WINGS OF DESIRE
The Sunday Times – 11 October 1998)
Enjoy the charms of a stately home without any of the worries, says Mary Wilson.
Living in a wing of a fine, period property has many advantages. You can experience the joys of being in a historic house without the usual expensive and time-consuming upkeep. Sir Peter Holmes, a former chairman of Shell, lived in a large house in Holland Park, west London, when he was working. Now retired, he has bought the ground floor of the east wing of Wardour Castle, in Tisbury, Wiltshire.
"I bought this apartment so that I would have access to a lot of grounds, without having to do any gardening," he says. "I also travel four or five months of the year, and a place like this is much more secure. My neighbours are nice too. It is like being in a quiet condensed village. I have a huge amount of space in lovely countryside."
Wardour Castle, a magnificent stately home designed in 1770 by James Paine, has been transformed from its derelict state by Nigel Tuersley, an ecologist and developer. He lives in the main part of the mansion with his family, having sold off two of the wings and converted the upper floors into 10 enormous apartments.
The west wing is now on the market again. This is 6,750sq ft. on three floors with four reception rooms (one with vaulted ceiling and 14ft Venetian windows) and six bedrooms, plus original marble fireplaces and oak floors. John D Wood (01962 863131) is selling it for £525,000.
A portion of Henley Park, a vast swathe of beautiful countryside just 10 minutes from Guildford in Surrey, has been bought by Hencan Country Homes, experts at converting period homes in need of tender loving care.
Since taking on the dilapidated 17th-century manor house, the husband-and-wife team of Robert and Heather Cantle has rebuilt many of the exterior walls, put on a new roof and transformed the interior.
"We are reinstating the period features in collaboration Heather Cantle. The house is being divided vertically into four massive homes, all with exceptionally high ceilings.
Eleven new homes are being built in the grounds and all residents will have use of the 27 acres. The three- and five-bedroom homes in the Grade II listed mansion are priced from £355,000 to £410,000. The largest house is still to be priced.

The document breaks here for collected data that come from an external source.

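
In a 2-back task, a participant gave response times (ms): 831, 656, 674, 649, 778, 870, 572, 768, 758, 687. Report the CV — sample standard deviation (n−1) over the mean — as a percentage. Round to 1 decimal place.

12.7%

n = 10, Σ = 7243, M = 724.3000
Σ(x−M)² = 75994.100; s = √(75994.100/9) = 91.8901
CV = 91.8901 / 724.3000 = 0.12687 = 12.687%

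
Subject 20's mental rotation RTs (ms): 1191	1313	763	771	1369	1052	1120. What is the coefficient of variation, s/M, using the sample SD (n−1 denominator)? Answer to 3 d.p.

n = 7, Σ = 7579, M = 1082.7143
Σ(x−M)² = 348433.429; s = √(348433.429/6) = 240.9818
CV = 240.9818 / 1082.7143 = 0.22257

0.223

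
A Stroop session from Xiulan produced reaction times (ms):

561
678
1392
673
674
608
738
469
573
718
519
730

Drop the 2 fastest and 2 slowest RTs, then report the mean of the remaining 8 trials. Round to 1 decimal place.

Sorted: 469, 519, 561, 573, 608, 673, 674, 678, 718, 730, 738, 1392
Drop lowest 2 (469, 519) and highest 2 (738, 1392)
Remaining (n=8): Σ = 5215, mean = 5215/8 = 651.875

651.9 ms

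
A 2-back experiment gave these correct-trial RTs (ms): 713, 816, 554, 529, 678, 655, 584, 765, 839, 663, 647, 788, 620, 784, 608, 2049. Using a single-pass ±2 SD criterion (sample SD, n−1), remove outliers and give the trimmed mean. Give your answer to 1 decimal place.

n = 16, ΣRT = 12292, M = 768.250
Σ(x−M)² = 1882807.00; s = √(1882807.00/15) = 354.289
Cutoffs: 768.250 ± 2·354.289 → [59.7, 1476.8]
Outside: 2049 → excluded.
Retained (n=15): Σ = 10243, mean = 10243/15 = 682.867

682.9 ms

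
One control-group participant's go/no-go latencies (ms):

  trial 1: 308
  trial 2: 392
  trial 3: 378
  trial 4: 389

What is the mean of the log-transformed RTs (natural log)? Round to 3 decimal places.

ln(RT): 5.7301, 5.9713, 5.9349, 5.9636
Σ ln(RT) = 23.5998
Mean = 23.5998/4 = 5.89996

5.900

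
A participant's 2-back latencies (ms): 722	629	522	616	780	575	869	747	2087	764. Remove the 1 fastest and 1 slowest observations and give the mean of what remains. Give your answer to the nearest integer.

Sorted: 522, 575, 616, 629, 722, 747, 764, 780, 869, 2087
Drop lowest 1 (522) and highest 1 (2087)
Remaining (n=8): Σ = 5702, mean = 5702/8 = 712.750

713 ms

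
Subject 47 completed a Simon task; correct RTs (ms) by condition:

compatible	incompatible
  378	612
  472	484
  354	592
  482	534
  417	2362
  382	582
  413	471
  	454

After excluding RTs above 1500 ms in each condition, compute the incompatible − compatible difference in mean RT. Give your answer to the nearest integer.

incompatible: exclude 2362
M(compatible) = 2898/7 = 414.000
M(incompatible) = 3729/7 = 532.714
Difference = 532.714 − 414.000 = 118.714 ms

119 ms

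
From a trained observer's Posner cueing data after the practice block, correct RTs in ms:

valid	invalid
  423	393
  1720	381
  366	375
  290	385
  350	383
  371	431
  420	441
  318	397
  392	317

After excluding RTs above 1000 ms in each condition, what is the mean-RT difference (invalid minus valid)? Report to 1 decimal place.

valid: exclude 1720
M(valid) = 2930/8 = 366.250
M(invalid) = 3503/9 = 389.222
Difference = 389.222 − 366.250 = 22.972 ms

23.0 ms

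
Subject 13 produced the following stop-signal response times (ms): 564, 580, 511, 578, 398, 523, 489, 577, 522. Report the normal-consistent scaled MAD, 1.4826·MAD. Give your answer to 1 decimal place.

60.8 ms

Sorted: 398, 489, 511, 522, 523, 564, 577, 578, 580 → median = 523
|x − 523| sorted: 0, 1, 12, 34, 41, 54, 55, 57, 125 → MAD = 41
Robust SD ≈ 1.4826 × 41 = 60.787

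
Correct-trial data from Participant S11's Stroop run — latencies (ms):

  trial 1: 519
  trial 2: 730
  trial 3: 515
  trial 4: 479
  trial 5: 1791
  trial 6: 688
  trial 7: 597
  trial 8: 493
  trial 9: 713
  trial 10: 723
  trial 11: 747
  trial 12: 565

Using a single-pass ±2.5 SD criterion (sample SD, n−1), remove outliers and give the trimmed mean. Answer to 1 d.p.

615.4 ms

n = 12, ΣRT = 8560, M = 713.333
Σ(x−M)² = 1379608.67; s = √(1379608.67/11) = 354.145
Cutoffs: 713.333 ± 2.5·354.145 → [-172.0, 1598.7]
Outside: 1791 → excluded.
Retained (n=11): Σ = 6769, mean = 6769/11 = 615.364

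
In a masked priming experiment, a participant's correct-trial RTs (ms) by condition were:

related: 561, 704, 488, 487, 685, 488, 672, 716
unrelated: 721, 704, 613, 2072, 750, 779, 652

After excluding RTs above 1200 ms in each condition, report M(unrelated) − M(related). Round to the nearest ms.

unrelated: exclude 2072
M(related) = 4801/8 = 600.125
M(unrelated) = 4219/6 = 703.167
Difference = 703.167 − 600.125 = 103.042 ms

103 ms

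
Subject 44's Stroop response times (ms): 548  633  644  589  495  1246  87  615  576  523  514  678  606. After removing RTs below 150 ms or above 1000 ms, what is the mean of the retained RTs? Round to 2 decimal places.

583.73 ms

Excluded: 87, 1246
Retained (n=11): Σ = 6421
Mean = 6421/11 = 583.7273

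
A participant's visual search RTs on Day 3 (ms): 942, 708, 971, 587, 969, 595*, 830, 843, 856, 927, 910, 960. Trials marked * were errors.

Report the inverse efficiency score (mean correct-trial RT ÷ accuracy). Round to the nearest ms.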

“Typical buyers of these wings are people in their early fifties who have sold their estate, have a flat in London or abroad, and are looking for a home with space, but which is secure and can be left for months at a time,” says Michael Parry-Jones of Browns in Guildford (01483 531166). In Malmesbury, Wiltshire, Charlton Park House, a Grade I listed mansion house, has been divided into 18 properties and Humberts (01249 444557) is selling the Tower House, which makes up the northeast corner of the building. It has a magnificent drawing room with fine period plasterwork on the arched ceiling, four bedrooms and private gardens, and is on the market for £440,000. Residents can wander in the extensive gardens and parkland and have use of the great hall and drawing room for entertainment purposes.